Telcos to Reveal Customer Data Under Proposed Law

File image of Parliament in session
File image of Parliament in session
Daily Nation

The government will be able to access Kenyans’ personal data if a proposed Bill is signed into law.

The Bill tabled in the National Assembly on Tuesday, June 16 seeks to allow Telecommunication firms in Kenya to reveal customers’ data to the government.

“Where it appears to the Cabinet Secretary that it is in the public interest to do so, the CS may by warrant under his hand, require any person who owns or controls any telecommunication apparatus used for sending or receipt of any data to or from any place outside Kenya, to produce to the Cabinet Secretary or any person named in the warrant, the original or transcripts of all such data and all other documents related to such data,” the proposed amendment states.

This means the Cabinet Secretary in charge of Interior Security will be allowed to ask for customer data.

According to the proposed amendments to the Official Secret Act, such data would be required if the CS is convinced it is in the public interest.

Under the proposed law, any person who fails to comply with the request is guilty of an offence and liable to imprisonment of a term not exceeding one year.

This, however, goes against the Data Protection Act of 2019 which was assented to by President Uhuru Kenyatta on November 8, 2019.

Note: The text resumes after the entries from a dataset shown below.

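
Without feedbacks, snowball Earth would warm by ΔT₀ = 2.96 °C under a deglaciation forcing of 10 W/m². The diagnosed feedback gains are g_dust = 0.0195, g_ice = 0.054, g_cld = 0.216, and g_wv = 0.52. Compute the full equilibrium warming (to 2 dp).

Total gain g = 0.0195 + 0.054 + 0.216 + 0.52 = 0.8095.
Amplification A = 1/(1 − 0.8095) = 5.249.
ΔT = 2.96 × 5.249 = 15.54 °C.

15.54 °C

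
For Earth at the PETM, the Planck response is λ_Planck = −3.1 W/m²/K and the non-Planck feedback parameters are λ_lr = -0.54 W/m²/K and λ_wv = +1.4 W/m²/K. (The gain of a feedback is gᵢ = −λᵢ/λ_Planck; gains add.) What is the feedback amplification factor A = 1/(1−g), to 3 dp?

Convert to gains: g_lr = -0.54/3.1 = -0.1742; g_wv = 1.4/3.1 = 0.4516.
Total gain g = 0.2774.
A = 1/(1 − 0.2774) = 1.384.

1.384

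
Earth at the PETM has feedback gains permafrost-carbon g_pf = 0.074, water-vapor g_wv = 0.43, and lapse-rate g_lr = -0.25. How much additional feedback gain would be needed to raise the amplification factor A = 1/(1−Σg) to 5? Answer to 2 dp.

Current total gain = 0.254.
Target gain for A = 5: g* = 1 − 1/5 = 0.8.
Additional gain needed = 0.8 − 0.254 = 0.55.

0.55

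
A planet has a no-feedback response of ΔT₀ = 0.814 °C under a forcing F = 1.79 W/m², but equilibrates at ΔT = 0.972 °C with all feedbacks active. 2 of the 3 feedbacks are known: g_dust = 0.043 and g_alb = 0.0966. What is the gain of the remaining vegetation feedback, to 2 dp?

0.02

Amplification A = ΔT/ΔT₀ = 0.972/0.814 = 1.194.
Total gain g = 1 − 1/A = 1 − 1/1.194 = 0.1625.
Known gains sum to 0.043 + 0.0966 = 0.1396.
g_veg = 0.1625 − 0.1396 = 0.02.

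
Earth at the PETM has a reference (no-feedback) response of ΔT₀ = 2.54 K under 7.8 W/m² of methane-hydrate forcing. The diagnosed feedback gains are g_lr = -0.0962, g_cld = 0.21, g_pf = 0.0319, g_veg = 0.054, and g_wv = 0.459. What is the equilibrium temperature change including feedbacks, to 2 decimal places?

Total gain g = -0.0962 + 0.21 + 0.0319 + 0.054 + 0.459 = 0.6587.
Amplification A = 1/(1 − 0.6587) = 2.93.
ΔT = 2.54 × 2.93 = 7.44 K.

7.44 K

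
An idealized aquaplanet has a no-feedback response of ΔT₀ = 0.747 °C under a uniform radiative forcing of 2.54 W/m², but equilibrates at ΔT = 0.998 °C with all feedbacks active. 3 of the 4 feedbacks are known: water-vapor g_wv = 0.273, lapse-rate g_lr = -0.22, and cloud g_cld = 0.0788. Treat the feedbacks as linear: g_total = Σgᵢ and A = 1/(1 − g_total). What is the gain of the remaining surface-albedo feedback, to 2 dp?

0.12

Amplification A = ΔT/ΔT₀ = 0.998/0.747 = 1.336.
Total gain g = 1 − 1/A = 1 − 1/1.336 = 0.2515.
Known gains sum to 0.273 − 0.22 + 0.0788 = 0.1318.
g_alb = 0.2515 − 0.1318 = 0.12.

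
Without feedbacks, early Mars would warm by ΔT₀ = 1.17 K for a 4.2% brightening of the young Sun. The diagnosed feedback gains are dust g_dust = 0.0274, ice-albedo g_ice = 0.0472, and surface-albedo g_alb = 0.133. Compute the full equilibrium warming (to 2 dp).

1.48 K

Total gain g = 0.0274 + 0.0472 + 0.133 = 0.2076.
Amplification A = 1/(1 − 0.2076) = 1.262.
ΔT = 1.17 × 1.262 = 1.48 K.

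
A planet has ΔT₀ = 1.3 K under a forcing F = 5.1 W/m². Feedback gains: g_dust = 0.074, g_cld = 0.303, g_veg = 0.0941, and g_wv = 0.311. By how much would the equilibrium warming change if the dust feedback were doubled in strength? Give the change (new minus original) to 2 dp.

3.07 K

Original: g = 0.7821, ΔT = 1.3/(1−0.7821) = 5.9660 K.
With doubled dust: g' = 0.8561, ΔT' = 1.3/(1−0.8561) = 9.0341 K.
Change = 9.0341 − 5.9660 = 3.07 K.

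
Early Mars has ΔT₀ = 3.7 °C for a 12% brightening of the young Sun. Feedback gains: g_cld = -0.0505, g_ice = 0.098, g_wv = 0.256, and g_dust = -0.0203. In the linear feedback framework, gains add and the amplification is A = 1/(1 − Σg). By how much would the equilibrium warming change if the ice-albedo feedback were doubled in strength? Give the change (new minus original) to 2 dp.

Original: g = 0.2832, ΔT = 3.7/(1−0.2832) = 5.1618 °C.
With doubled ice-albedo: g' = 0.3812, ΔT' = 3.7/(1−0.3812) = 5.9793 °C.
Change = 5.9793 − 5.1618 = 0.82 °C.

0.82 °C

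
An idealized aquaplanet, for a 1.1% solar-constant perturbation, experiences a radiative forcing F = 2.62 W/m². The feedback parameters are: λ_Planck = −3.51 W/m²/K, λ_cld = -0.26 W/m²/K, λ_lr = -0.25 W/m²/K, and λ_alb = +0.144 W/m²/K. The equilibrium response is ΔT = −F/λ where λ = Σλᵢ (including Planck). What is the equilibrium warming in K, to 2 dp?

Net feedback parameter λ = (−3.51) + (-0.26) + (-0.25) + (+0.144) = -3.876 W/m²/K.
ΔT = −F/λ = −2.62/(-3.876) = 0.68 K.

0.68 K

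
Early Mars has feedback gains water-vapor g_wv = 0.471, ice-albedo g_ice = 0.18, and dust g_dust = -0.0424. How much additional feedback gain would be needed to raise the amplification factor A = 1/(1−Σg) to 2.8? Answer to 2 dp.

Current total gain = 0.6086.
Target gain for A = 2.8: g* = 1 − 1/2.8 = 0.6429.
Additional gain needed = 0.6429 − 0.6086 = 0.03.

0.03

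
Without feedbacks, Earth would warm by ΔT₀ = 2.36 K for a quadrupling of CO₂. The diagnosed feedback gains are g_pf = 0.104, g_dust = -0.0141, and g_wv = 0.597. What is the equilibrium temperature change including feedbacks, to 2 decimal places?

Total gain g = 0.104 − 0.0141 + 0.597 = 0.6869.
Amplification A = 1/(1 − 0.6869) = 3.194.
ΔT = 2.36 × 3.194 = 7.54 K.

7.54 K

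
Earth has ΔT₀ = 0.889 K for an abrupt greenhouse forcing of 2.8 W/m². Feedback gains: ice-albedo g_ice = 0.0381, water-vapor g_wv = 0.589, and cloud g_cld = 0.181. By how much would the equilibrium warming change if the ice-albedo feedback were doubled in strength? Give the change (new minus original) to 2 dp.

Original: g = 0.8081, ΔT = 0.889/(1−0.8081) = 4.6326 K.
With doubled ice-albedo: g' = 0.8462, ΔT' = 0.889/(1−0.8462) = 5.7802 K.
Change = 5.7802 − 4.6326 = 1.15 K.

1.15 K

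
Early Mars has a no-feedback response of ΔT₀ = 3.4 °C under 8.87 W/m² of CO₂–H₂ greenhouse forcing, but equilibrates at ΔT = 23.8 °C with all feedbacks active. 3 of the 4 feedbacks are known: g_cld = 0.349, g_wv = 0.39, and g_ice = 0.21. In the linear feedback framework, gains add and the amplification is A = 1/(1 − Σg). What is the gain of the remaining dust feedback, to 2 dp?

Amplification A = ΔT/ΔT₀ = 23.8/3.4 = 7.
Total gain g = 1 − 1/A = 1 − 1/7 = 0.8571.
Known gains sum to 0.349 + 0.39 + 0.21 = 0.949.
g_dust = 0.8571 − 0.949 = -0.09.

-0.09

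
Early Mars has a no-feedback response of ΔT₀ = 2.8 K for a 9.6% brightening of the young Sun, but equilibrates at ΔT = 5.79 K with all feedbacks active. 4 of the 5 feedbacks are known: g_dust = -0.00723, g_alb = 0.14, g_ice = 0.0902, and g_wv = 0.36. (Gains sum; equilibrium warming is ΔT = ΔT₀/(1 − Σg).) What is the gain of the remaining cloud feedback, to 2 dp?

-0.07

Amplification A = ΔT/ΔT₀ = 5.79/2.8 = 2.068.
Total gain g = 1 − 1/A = 1 − 1/2.068 = 0.5164.
Known gains sum to -0.00723 + 0.14 + 0.0902 + 0.36 = 0.58297.
g_cld = 0.5164 − 0.58297 = -0.07.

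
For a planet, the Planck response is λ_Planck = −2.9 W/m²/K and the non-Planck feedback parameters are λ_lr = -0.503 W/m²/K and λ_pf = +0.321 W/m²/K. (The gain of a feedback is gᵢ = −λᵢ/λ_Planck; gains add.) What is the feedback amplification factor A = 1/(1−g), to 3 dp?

0.941

Convert to gains: g_lr = -0.503/2.9 = -0.1734; g_pf = 0.321/2.9 = 0.1107.
Total gain g = -0.0627.
A = 1/(1 + 0.0627) = 0.941.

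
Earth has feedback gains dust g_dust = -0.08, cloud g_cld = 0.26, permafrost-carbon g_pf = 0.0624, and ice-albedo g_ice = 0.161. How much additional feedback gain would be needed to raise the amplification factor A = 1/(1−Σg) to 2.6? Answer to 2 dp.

Current total gain = 0.4034.
Target gain for A = 2.6: g* = 1 − 1/2.6 = 0.6154.
Additional gain needed = 0.6154 − 0.4034 = 0.21.

0.21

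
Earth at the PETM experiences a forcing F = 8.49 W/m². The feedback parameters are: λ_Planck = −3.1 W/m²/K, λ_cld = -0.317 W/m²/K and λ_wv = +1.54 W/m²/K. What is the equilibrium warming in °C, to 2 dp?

Net feedback parameter λ = (−3.1) + (-0.317) + (+1.54) = -1.877 W/m²/K.
ΔT = −F/λ = −8.49/(-1.877) = 4.52 °C.

4.52 °C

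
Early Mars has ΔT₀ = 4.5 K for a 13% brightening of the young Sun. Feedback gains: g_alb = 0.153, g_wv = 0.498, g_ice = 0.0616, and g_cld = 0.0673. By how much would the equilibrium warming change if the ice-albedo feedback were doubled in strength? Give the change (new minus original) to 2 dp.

Original: g = 0.7799, ΔT = 4.5/(1−0.7799) = 20.4453 K.
With doubled ice-albedo: g' = 0.8415, ΔT' = 4.5/(1−0.8415) = 28.3912 K.
Change = 28.3912 − 20.4453 = 7.95 K.

7.95 K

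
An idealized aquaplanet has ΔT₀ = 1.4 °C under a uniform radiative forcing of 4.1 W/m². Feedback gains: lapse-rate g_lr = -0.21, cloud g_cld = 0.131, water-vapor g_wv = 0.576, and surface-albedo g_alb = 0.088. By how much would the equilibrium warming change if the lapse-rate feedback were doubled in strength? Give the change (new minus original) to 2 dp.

-1.13 °C

Original: g = 0.585, ΔT = 1.4/(1−0.585) = 3.3735 °C.
With doubled lapse-rate: g' = 0.375, ΔT' = 1.4/(1−0.375) = 2.2400 °C.
Change = 2.2400 − 3.3735 = -1.13 °C.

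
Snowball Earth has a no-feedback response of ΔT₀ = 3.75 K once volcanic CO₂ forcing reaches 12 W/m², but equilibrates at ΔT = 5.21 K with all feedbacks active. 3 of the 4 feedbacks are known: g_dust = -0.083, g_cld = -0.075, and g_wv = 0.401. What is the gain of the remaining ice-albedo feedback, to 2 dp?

Amplification A = ΔT/ΔT₀ = 5.21/3.75 = 1.389.
Total gain g = 1 − 1/A = 1 − 1/1.389 = 0.2801.
Known gains sum to -0.083 − 0.075 + 0.401 = 0.243.
g_ice = 0.2801 − 0.243 = 0.04.

0.04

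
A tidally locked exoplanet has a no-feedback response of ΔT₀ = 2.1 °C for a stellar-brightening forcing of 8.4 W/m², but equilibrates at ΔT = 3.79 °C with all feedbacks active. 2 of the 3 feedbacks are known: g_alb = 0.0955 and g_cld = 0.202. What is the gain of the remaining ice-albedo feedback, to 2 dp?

0.15

Amplification A = ΔT/ΔT₀ = 3.79/2.1 = 1.805.
Total gain g = 1 − 1/A = 1 − 1/1.805 = 0.446.
Known gains sum to 0.0955 + 0.202 = 0.2975.
g_ice = 0.446 − 0.2975 = 0.15.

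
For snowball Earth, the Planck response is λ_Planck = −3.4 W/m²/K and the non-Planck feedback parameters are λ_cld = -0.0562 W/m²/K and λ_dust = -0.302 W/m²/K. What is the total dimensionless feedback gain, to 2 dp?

Convert to gains: g_cld = -0.0562/3.4 = -0.01653; g_dust = -0.302/3.4 = -0.08882.
Total gain g = -0.10535.

-0.11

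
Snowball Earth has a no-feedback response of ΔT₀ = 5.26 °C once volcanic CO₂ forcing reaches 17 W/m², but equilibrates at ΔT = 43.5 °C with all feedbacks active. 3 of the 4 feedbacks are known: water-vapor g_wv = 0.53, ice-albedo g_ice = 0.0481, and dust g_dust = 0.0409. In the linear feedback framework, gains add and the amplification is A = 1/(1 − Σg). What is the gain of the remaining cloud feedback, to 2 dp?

Amplification A = ΔT/ΔT₀ = 43.5/5.26 = 8.27.
Total gain g = 1 − 1/A = 1 − 1/8.27 = 0.8791.
Known gains sum to 0.53 + 0.0481 + 0.0409 = 0.619.
g_cld = 0.8791 − 0.619 = 0.26.

0.26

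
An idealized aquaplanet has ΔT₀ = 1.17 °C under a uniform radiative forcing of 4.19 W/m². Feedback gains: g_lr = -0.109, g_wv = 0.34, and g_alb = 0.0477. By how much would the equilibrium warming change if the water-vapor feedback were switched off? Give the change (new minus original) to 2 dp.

-0.52 °C

Original: g = 0.2787, ΔT = 1.17/(1−0.2787) = 1.6221 °C.
Without water-vapor: g' = -0.0613, ΔT' = 1.17/(1+0.0613) = 1.1024 °C.
Change = 1.1024 − 1.6221 = -0.52 °C.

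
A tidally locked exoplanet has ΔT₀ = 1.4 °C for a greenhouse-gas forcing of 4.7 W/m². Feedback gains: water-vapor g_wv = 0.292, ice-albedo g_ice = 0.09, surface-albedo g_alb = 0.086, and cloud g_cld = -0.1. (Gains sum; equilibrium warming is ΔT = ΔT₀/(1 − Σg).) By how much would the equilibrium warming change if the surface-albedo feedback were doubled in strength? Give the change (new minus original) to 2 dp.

0.35 °C

Original: g = 0.368, ΔT = 1.4/(1−0.368) = 2.2152 °C.
With doubled surface-albedo: g' = 0.454, ΔT' = 1.4/(1−0.454) = 2.5641 °C.
Change = 2.5641 − 2.2152 = 0.35 °C.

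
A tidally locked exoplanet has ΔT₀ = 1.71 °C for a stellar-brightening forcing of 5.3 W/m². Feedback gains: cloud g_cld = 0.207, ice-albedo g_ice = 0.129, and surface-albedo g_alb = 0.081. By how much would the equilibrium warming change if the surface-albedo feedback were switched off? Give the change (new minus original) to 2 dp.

Original: g = 0.417, ΔT = 1.71/(1−0.417) = 2.9331 °C.
Without surface-albedo: g' = 0.336, ΔT' = 1.71/(1−0.336) = 2.5753 °C.
Change = 2.5753 − 2.9331 = -0.36 °C.

-0.36 °C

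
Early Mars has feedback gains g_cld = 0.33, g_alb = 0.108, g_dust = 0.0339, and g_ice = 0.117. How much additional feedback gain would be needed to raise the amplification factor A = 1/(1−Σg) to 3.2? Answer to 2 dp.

Current total gain = 0.5889.
Target gain for A = 3.2: g* = 1 − 1/3.2 = 0.6875.
Additional gain needed = 0.6875 − 0.5889 = 0.10.

0.10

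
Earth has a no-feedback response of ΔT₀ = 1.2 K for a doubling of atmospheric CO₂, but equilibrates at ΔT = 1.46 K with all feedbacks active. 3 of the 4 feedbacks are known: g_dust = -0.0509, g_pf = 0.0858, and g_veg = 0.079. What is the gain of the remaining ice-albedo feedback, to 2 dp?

Amplification A = ΔT/ΔT₀ = 1.46/1.2 = 1.217.
Total gain g = 1 − 1/A = 1 − 1/1.217 = 0.1783.
Known gains sum to -0.0509 + 0.0858 + 0.079 = 0.1139.
g_ice = 0.1783 − 0.1139 = 0.06.

0.06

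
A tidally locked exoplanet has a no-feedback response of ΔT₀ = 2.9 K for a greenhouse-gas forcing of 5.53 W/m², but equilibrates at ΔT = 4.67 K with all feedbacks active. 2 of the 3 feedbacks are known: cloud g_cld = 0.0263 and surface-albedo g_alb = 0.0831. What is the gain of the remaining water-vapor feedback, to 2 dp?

0.27

Amplification A = ΔT/ΔT₀ = 4.67/2.9 = 1.61.
Total gain g = 1 − 1/A = 1 − 1/1.61 = 0.3789.
Known gains sum to 0.0263 + 0.0831 = 0.1094.
g_wv = 0.3789 − 0.1094 = 0.27.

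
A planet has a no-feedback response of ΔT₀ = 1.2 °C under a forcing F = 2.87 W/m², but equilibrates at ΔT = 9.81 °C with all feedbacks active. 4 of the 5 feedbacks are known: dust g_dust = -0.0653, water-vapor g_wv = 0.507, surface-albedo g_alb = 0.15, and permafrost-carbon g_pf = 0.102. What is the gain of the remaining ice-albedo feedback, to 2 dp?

Amplification A = ΔT/ΔT₀ = 9.81/1.2 = 8.175.
Total gain g = 1 − 1/A = 1 − 1/8.175 = 0.8777.
Known gains sum to -0.0653 + 0.507 + 0.15 + 0.102 = 0.6937.
g_ice = 0.8777 − 0.6937 = 0.18.

0.18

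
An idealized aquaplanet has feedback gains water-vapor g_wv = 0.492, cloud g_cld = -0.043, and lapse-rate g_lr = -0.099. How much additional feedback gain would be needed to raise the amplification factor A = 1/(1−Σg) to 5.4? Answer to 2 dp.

Current total gain = 0.35.
Target gain for A = 5.4: g* = 1 − 1/5.4 = 0.8148.
Additional gain needed = 0.8148 − 0.35 = 0.46.

0.46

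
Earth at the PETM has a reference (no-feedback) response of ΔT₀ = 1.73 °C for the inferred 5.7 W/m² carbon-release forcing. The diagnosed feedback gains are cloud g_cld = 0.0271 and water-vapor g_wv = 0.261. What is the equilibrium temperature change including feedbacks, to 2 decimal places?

Total gain g = 0.0271 + 0.261 = 0.2881.
Amplification A = 1/(1 − 0.2881) = 1.405.
ΔT = 1.73 × 1.405 = 2.43 °C.

2.43 °C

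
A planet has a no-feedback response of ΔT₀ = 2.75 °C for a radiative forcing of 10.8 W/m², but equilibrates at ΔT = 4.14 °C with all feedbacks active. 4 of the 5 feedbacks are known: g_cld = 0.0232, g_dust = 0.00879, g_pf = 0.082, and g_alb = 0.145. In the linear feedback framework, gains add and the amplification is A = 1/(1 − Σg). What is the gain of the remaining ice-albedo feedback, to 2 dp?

Amplification A = ΔT/ΔT₀ = 4.14/2.75 = 1.505.
Total gain g = 1 − 1/A = 1 − 1/1.505 = 0.3355.
Known gains sum to 0.0232 + 0.00879 + 0.082 + 0.145 = 0.25899.
g_ice = 0.3355 − 0.25899 = 0.08.

0.08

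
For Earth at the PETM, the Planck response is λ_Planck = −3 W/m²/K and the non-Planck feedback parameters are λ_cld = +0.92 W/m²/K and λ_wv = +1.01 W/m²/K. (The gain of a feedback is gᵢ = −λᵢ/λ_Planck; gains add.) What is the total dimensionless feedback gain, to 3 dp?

Convert to gains: g_cld = 0.92/3 = 0.3067; g_wv = 1.01/3 = 0.3367.
Total gain g = 0.6434.

0.643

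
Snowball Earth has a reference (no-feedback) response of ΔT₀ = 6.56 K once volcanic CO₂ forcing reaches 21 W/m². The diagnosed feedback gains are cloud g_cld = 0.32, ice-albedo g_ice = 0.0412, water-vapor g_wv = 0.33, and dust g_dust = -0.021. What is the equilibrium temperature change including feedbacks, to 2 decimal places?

Total gain g = 0.32 + 0.0412 + 0.33 − 0.021 = 0.6702.
Amplification A = 1/(1 − 0.6702) = 3.032.
ΔT = 6.56 × 3.032 = 19.89 K.

19.89 K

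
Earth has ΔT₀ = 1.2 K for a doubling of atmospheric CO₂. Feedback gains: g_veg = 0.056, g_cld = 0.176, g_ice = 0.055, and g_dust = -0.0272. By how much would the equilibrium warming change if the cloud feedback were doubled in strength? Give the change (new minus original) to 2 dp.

Original: g = 0.2598, ΔT = 1.2/(1−0.2598) = 1.6212 K.
With doubled cloud: g' = 0.4358, ΔT' = 1.2/(1−0.4358) = 2.1269 K.
Change = 2.1269 − 1.6212 = 0.51 K.

0.51 K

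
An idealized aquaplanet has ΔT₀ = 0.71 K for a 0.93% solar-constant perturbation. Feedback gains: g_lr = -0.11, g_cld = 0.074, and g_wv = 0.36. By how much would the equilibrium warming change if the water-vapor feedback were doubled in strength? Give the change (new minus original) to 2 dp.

1.20 K

Original: g = 0.324, ΔT = 0.71/(1−0.324) = 1.0503 K.
With doubled water-vapor: g' = 0.684, ΔT' = 0.71/(1−0.684) = 2.2468 K.
Change = 2.2468 − 1.0503 = 1.20 K.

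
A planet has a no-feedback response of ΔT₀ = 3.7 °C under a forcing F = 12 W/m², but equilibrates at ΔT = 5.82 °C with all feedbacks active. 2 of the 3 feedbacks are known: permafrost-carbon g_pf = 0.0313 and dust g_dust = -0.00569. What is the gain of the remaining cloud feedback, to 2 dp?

0.34

Amplification A = ΔT/ΔT₀ = 5.82/3.7 = 1.573.
Total gain g = 1 − 1/A = 1 − 1/1.573 = 0.3643.
Known gains sum to 0.0313 − 0.00569 = 0.02561.
g_cld = 0.3643 − 0.02561 = 0.34.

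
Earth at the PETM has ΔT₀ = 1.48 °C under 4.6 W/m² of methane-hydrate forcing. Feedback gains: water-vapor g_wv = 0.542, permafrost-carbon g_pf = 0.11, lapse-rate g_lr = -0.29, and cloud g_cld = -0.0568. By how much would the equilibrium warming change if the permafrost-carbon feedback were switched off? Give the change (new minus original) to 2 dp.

-0.29 °C

Original: g = 0.3052, ΔT = 1.48/(1−0.3052) = 2.1301 °C.
Without permafrost-carbon: g' = 0.1952, ΔT' = 1.48/(1−0.1952) = 1.8390 °C.
Change = 1.8390 − 2.1301 = -0.29 °C.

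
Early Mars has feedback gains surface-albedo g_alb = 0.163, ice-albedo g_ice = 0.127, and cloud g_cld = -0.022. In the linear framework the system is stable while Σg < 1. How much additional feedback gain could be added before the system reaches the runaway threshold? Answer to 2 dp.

Current total gain = 0.163 + 0.127 − 0.022 = 0.268.
Margin to runaway = 1 − 0.268 = 0.73.

0.73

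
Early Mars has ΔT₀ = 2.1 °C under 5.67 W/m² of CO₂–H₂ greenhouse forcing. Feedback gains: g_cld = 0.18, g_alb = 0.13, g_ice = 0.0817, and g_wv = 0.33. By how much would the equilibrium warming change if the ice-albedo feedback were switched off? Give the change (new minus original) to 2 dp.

-1.71 °C

Original: g = 0.7217, ΔT = 2.1/(1−0.7217) = 7.5458 °C.
Without ice-albedo: g' = 0.64, ΔT' = 2.1/(1−0.64) = 5.8333 °C.
Change = 5.8333 − 7.5458 = -1.71 °C.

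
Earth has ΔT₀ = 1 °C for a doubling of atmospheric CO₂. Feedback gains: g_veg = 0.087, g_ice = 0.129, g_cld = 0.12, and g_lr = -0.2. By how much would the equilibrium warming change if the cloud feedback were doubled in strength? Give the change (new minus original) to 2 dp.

0.19 °C

Original: g = 0.136, ΔT = 1/(1−0.136) = 1.1574 °C.
With doubled cloud: g' = 0.256, ΔT' = 1/(1−0.256) = 1.3441 °C.
Change = 1.3441 − 1.1574 = 0.19 °C.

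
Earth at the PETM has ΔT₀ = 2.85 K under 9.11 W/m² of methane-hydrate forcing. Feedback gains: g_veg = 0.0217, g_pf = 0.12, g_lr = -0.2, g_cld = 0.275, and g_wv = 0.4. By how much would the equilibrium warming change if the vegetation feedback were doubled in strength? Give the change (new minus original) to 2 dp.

0.45 K

Original: g = 0.6167, ΔT = 2.85/(1−0.6167) = 7.4354 K.
With doubled vegetation: g' = 0.6384, ΔT' = 2.85/(1−0.6384) = 7.8816 K.
Change = 7.8816 − 7.4354 = 0.45 K.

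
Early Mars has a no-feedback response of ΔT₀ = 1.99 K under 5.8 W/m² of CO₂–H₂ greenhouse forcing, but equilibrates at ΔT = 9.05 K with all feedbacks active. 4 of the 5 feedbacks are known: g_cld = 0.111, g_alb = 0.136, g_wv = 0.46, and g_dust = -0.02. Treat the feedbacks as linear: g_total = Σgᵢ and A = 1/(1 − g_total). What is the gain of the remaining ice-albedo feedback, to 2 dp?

Amplification A = ΔT/ΔT₀ = 9.05/1.99 = 4.548.
Total gain g = 1 − 1/A = 1 − 1/4.548 = 0.7801.
Known gains sum to 0.111 + 0.136 + 0.46 − 0.02 = 0.687.
g_ice = 0.7801 − 0.687 = 0.09.

0.09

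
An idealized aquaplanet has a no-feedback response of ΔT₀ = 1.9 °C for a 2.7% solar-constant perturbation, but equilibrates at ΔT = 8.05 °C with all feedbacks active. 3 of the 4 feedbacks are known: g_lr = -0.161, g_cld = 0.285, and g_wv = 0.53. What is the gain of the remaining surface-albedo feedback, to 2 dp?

Amplification A = ΔT/ΔT₀ = 8.05/1.9 = 4.237.
Total gain g = 1 − 1/A = 1 − 1/4.237 = 0.764.
Known gains sum to -0.161 + 0.285 + 0.53 = 0.654.
g_alb = 0.764 − 0.654 = 0.11.

0.11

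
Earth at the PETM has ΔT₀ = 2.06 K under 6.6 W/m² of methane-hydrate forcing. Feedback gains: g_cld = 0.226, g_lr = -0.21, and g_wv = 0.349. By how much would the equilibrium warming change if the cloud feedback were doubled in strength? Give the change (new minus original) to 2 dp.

Original: g = 0.365, ΔT = 2.06/(1−0.365) = 3.2441 K.
With doubled cloud: g' = 0.591, ΔT' = 2.06/(1−0.591) = 5.0367 K.
Change = 5.0367 − 3.2441 = 1.79 K.

1.79 K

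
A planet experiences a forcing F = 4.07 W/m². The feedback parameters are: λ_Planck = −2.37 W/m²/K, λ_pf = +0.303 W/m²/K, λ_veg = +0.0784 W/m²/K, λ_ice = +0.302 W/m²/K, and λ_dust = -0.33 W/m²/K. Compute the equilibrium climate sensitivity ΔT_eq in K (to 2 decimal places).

Net feedback parameter λ = (−2.37) + (+0.303) + (+0.0784) + (+0.302) + (-0.33) = -2.0166 W/m²/K.
ΔT = −F/λ = −4.07/(-2.0166) = 2.02 K.

2.02 K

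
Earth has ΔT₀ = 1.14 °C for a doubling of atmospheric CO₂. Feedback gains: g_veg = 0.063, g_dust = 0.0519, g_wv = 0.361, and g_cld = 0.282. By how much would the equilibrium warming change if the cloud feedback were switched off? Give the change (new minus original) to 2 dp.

-2.53 °C

Original: g = 0.7579, ΔT = 1.14/(1−0.7579) = 4.7088 °C.
Without cloud: g' = 0.4759, ΔT' = 1.14/(1−0.4759) = 2.1752 °C.
Change = 2.1752 − 4.7088 = -2.53 °C.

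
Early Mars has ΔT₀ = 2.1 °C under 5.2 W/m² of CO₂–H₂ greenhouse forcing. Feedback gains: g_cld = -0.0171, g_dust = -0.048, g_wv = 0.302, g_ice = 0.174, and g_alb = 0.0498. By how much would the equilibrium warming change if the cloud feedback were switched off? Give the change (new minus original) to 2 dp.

Original: g = 0.4607, ΔT = 2.1/(1−0.4607) = 3.8939 °C.
Without cloud: g' = 0.4778, ΔT' = 2.1/(1−0.4778) = 4.0214 °C.
Change = 4.0214 − 3.8939 = 0.13 °C.

0.13 °C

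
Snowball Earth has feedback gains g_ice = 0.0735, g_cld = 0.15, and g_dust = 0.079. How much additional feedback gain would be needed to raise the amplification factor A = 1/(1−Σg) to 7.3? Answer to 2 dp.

Current total gain = 0.3025.
Target gain for A = 7.3: g* = 1 − 1/7.3 = 0.863.
Additional gain needed = 0.863 − 0.3025 = 0.56.

0.56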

Under the Data Protection Law, the data subjects have the right to be informed of the use to which their personal data is to be put, to access their personal data, to object to the processing of all or part of their personal data, to the correction of false or misleading data, and to deletion of false or misleading data about them.

This means that the government may breach Data Protection Actby in order accessing one's personal information from said telecommunications companies. 

Under the same Bill, the government is looking to amend the Evidence Act to allow for the use of electronic evidence such as pictures in criminal trials.

A Kenyan Police Officer at a crime scene
Kenyans police officers at a crime scene in Kisumu County in March 2016.
Photo
DCI

However, according to Uk-based human rights watchdog Privacy International, Kenya’s security and counter-terrorism agencies pressure telecommunication companies to gain access to customer data and use it to commit gross human rights abuses.

In a 2017 report, the agency said Kenya’s intelligence agencies have placed agents within telcommunication companies in order to circumvent the law and protocol for accessing citizens' personal data.